Nelle edizioni passate, il DSM considerava l’accumulo un sintomo del disturbo ossessivo-compulsivo (OCD). Ora, in seguito a una serie di ricerche ben confermate, il DSM-V lo classifica come un disturbo a sé stante. Gli studi pubblicati negli ultimi dieci anni hanno sottolineato che molti accumulatori non manifestano altri sintomi del disturbo ossessivo compulsivo e che nella popolazione generale l’accumulo potrebbe essere più comune dell’OCD. Altre indagini hanno suggerito che, sebbene OCD e accumulo patologico possano coesistere, sono geneticamente e neurologicamente distinti.
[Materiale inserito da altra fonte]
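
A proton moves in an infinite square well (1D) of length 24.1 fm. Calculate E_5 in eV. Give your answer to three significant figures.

E_5 = 8.81×10^6 eV

For an infinite well E_n = n²h²/(8m_pL²), so E_1 = h²/(8m_pL²) = (6.626×10^-34)²/(8·1.673×10^-27·(2.41×10^-14 m)²) = 5.648×10^-14 J.
Then E_5 = 5²·E_1 = 25·5.648×10^-14 J = 1.412×10^-12 J.
Converting, E_5 = 1.412×10^-12 J / (1.602×10^-19 J/eV) = 8.81×10^6 eV.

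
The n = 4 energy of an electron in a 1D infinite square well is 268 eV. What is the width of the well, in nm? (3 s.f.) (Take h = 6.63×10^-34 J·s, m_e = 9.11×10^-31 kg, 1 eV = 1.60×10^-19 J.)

From E_n = n²h²/(8m_eL²), L = n·h/√(8m_eE_n).
E_4 = 268 eV = 4.288×10^-17 J, so L = 4·6.63×10^-34/√(8·9.11×10^-31·4.288×10^-17) = 1.50×10^-10 m = 0.150 nm.

L = 0.150 nm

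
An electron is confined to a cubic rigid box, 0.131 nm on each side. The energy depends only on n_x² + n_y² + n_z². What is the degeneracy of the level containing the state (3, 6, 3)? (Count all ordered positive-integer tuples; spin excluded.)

The level has n_x² + n_y² + n_z² = 54. The ordered positive-integer solutions are (1, 2, 7), (1, 7, 2), (2, 1, 7), (2, 5, 5), (2, 7, 1), (3, 3, 6), (3, 6, 3), (5, 2, 5), (5, 5, 2), (6, 3, 3), (7, 1, 2), (7, 2, 1).
That gives 12 states.

degeneracy = 12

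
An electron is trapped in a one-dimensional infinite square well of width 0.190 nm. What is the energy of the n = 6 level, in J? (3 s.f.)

E_6 = 6.01×10^-17 J

For an infinite well E_n = n²h²/(8m_eL²), so E_1 = h²/(8m_eL²) = (6.626×10^-34)²/(8·9.109×10^-31·(1.90×10^-10 m)²) = 1.669×10^-18 J.
Then E_6 = 6²·E_1 = 36·1.669×10^-18 J = 6.01×10^-17 J.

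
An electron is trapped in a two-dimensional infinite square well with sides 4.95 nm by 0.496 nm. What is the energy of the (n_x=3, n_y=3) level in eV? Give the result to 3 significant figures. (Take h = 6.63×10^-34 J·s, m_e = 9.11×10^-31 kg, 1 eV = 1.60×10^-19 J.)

E = 13.9 eV

For a 2D rectangular well E = (h²/8m_e)·Σ n_i²/L_i² = (6.63×10^-34)²/(8·9.11×10^-31) · [3²/(4.95 nm)² + 3²/(0.496 nm)²].
Evaluating gives E = 2.229×10^-18 J = 13.9 eV.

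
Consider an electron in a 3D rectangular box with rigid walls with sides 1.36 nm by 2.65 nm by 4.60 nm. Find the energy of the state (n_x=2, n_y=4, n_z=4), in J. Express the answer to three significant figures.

E = 3.13×10^-19 J

For a 3D rectangular well E = (h²/8m_e)·Σ n_i²/L_i² = (6.626×10^-34)²/(8·9.109×10^-31) · [2²/(1.36 nm)² + 4²/(2.65 nm)² + 4²/(4.60 nm)²].
Evaluating gives E = 3.13×10^-19 J.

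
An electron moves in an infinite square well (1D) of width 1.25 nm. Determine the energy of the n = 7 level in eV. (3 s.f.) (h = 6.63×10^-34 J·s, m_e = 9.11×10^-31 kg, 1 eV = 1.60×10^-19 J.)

E_7 = 11.8 eV

For an infinite well E_n = n²h²/(8m_eL²), so E_1 = h²/(8m_eL²) = (6.63×10^-34)²/(8·9.11×10^-31·(1.25×10^-9 m)²) = 3.860×10^-20 J.
Then E_7 = 7²·E_1 = 49·3.860×10^-20 J = 1.891×10^-18 J.
Converting, E_7 = 1.891×10^-18 J / (1.60×10^-19 J/eV) = 11.8 eV.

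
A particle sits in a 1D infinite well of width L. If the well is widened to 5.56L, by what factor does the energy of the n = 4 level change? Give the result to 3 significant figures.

E_n ∝ 1/L², so the energy scales by 1/5.56² = 0.0323.

0.0323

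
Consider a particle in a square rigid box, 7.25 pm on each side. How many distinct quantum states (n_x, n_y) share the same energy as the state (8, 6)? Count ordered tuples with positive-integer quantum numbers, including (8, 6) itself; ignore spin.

degeneracy = 2

The level has n_x² + n_y² = 100. The ordered positive-integer solutions are (6, 8), (8, 6).
That gives 2 states.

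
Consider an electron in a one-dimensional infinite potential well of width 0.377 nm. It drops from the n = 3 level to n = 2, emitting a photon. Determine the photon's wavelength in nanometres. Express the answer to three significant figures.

λ = 93.7 nm

E_1 = h²/(8m_eL²) = 4.239×10^-19 J, so ΔE = (3² − 2²)E_1 = 2.120×10^-18 J.
λ = hc/ΔE = (6.626×10^-34·2.998×10^8)/2.120×10^-18 = 9.37×10^-8 m = 93.7 nm.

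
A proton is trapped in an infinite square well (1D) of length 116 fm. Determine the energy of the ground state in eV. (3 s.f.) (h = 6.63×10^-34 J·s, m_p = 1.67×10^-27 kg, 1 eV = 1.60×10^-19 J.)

For an infinite well E_n = n²h²/(8m_pL²), so E_1 = h²/(8m_pL²) = (6.63×10^-34)²/(8·1.67×10^-27·(1.16×10^-13 m)²) = 2.445×10^-15 J.
Converting, E_1 = 2.445×10^-15 J / (1.60×10^-19 J/eV) = 1.53×10^4 eV.

E_1 = 1.53×10^4 eV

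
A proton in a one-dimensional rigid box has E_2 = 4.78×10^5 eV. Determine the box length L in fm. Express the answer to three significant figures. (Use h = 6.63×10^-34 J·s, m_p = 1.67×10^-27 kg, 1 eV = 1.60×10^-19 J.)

From E_n = n²h²/(8m_pL²), L = n·h/√(8m_pE_n).
E_2 = 4.78×10^5 eV = 7.648×10^-14 J, so L = 2·6.63×10^-34/√(8·1.67×10^-27·7.648×10^-14) = 4.15×10^-14 m = 41.5 fm.

L = 41.5 fm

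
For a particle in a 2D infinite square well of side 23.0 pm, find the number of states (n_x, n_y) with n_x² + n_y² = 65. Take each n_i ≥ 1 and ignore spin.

The level has n_x² + n_y² = 65. The ordered positive-integer solutions are (1, 8), (4, 7), (7, 4), (8, 1).
That gives 4 states.

degeneracy = 4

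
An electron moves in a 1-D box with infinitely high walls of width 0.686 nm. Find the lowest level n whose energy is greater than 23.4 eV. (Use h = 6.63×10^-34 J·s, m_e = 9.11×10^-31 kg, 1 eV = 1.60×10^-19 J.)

E_1 = h²/(8m_eL²) = 1.282×10^-19 J = 0.8013 eV.
Need n² > 23.4/0.8013 = 29.20, i.e. n > 5.404.
The smallest integer satisfying this is n = 6.

n = 6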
Fra i genitori e i fratelli di accaparratori, per esempio, vi sono tassi di accumulo patologico più elevati che nei parenti di primo grado di persone con disturbo ossessivo compulsivo; inoltre l’accumulo sembra essere ereditato come carattere recessivo, mentre il controllo compulsivo e la sistematicità che caratterizzano l’OCD sono dominanti. Infine, anche se alcuni antidepressivi, come gli inibitori selettivi della ricaptazione della serotonina (SSRI), e la terapia cognitivo-comportamentale spesso aiutano chi soffre di OCD, hanno molto meno successo nel cambiare i comportamenti di accumulo. Anche gli studi di neuroimaging suffragano la nuova diagnosi. Hanno rivelato che quando gli accumulatori prendono decisioni su cosa tenere e cosa buttare, la loro attività cerebrale è nettamente diversa da quella delle persone con OCD e delle persone senza disturbi mentali. Hanno bisogno di molto più tempo per fare una scelta e mostrano una maggiore attività nella corteccia cingolata anteriore, un’area cerebrale che ha un ruolo importante nel processo decisionale, e nell’insula, che aiuta a interpretare le nostre emozioni e le nostre risposte fisiologiche. Gli accumulatori patologici, a quanto pare, sviluppano un forte attaccamento emotivo verso oggetti che la maggior parte delle persone non esita a buttare.